1965: During a meal at the Old Spaghetti Factory, a young Stanford grad named Fritz Maytag learned that the makers of his favorite beer Anchor Steam® Beer were soon to close their doors forever. Despite the primitive equipment and financial condition, Fritz rushed to buy 51% of the historic San Francisco craft brewery —rescuing Anchor from imminent bankruptcy.
1971-1975: Fritz began bottling Anchor Steam® Beer – the first bottled Anchor Steam® in modern times. By 1975, Anchor had produced four other distinctive beers, Anchor Porter®, Liberty® Ale, Old Foghorn® Barleywine Ale, and the first annual Christmas Ale. Though the terms “microbrewing” and “craft brewing” had yet to be coined, it was clear that Anchor was leading a brewing revolution in San Francisco.
In 2017, the company was acquired by Sapporo’s Brewery. Working conditions and pay at Anchor had been in a state of decline since Maytag had sold the company, and this trend continued under Sapporo’s ownership despite the company’s larger holdings. This led to further dissatisfaction among the brewery’s workers.
In 2018, several workers at Anchor, formed an organizing committee and coordinated in San Francisco to develop a plan for unionization and were overwhelmingly supported by local bars which served Anchor Steam Beer in the city.
In 2023, union efforts to renew the existing contract were stalled, with Sapporo delaying negotiations. On July 12, 2023, Sapporo announced it was ceasing operations at Anchor and liquidating the business. Sapporo blamed the closure on decreased sales at restaurants and bars caused by the Covid-19 pandemic, competition from other local brewers, and a shift in consumer preferences to alcoholic beverages other than beer.
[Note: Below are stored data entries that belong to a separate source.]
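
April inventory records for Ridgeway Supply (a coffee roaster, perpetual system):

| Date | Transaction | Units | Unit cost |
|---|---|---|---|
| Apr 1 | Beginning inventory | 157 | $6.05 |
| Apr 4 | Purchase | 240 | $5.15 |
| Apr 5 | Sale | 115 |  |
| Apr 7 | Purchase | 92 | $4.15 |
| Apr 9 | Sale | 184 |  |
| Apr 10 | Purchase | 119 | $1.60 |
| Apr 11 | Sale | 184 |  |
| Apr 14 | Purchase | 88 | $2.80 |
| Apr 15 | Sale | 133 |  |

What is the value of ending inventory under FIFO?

Ending inventory = $224.00

Apr 5, 115 sold [FIFO — oldest first]: 115 @ $6.05 = $695.75
Apr 9, 184 sold [FIFO — oldest first]: 42 @ $6.05 + 142 @ $5.15 = $985.40
Apr 11, 184 sold [FIFO — oldest first]: 98 @ $5.15 + 86 @ $4.15 = $861.60
Apr 15, 133 sold [FIFO — oldest first]: 6 @ $4.15 + 119 @ $1.60 + 8 @ $2.80 = $237.70
Total COGS = $695.75 + $985.40 + $861.60 + $237.70 = $2,780.45
Ending inventory: 80 @ $2.80 = $224.00
Check: goods available $3,004.45 = COGS $2,780.45 + ending $224.00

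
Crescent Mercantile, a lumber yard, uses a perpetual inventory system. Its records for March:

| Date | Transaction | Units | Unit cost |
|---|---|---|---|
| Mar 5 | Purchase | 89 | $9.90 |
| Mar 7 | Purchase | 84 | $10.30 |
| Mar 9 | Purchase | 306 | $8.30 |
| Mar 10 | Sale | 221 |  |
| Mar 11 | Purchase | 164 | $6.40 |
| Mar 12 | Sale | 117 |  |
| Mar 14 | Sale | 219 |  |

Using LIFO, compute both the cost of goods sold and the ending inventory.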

The announcement led to significant outrage from brewery workers, San Francisco bartenders, and locals, with passing drivers chanting “keep brewing” outside the building.
Unfortunately, craft brewers, in particular, have been struggling for a variety of reasons including changing consumer habits, rising costs and lingering supply-chain challenges. sales are down nearly 4% year to date and volume is down more than 7%, showing that “craft has had a tough start to 2023”.
Residents of the city of San Francisco, however are asking for Sapporo to sell the company to them in share ownership. Raise a glass of cold beer! Cheers!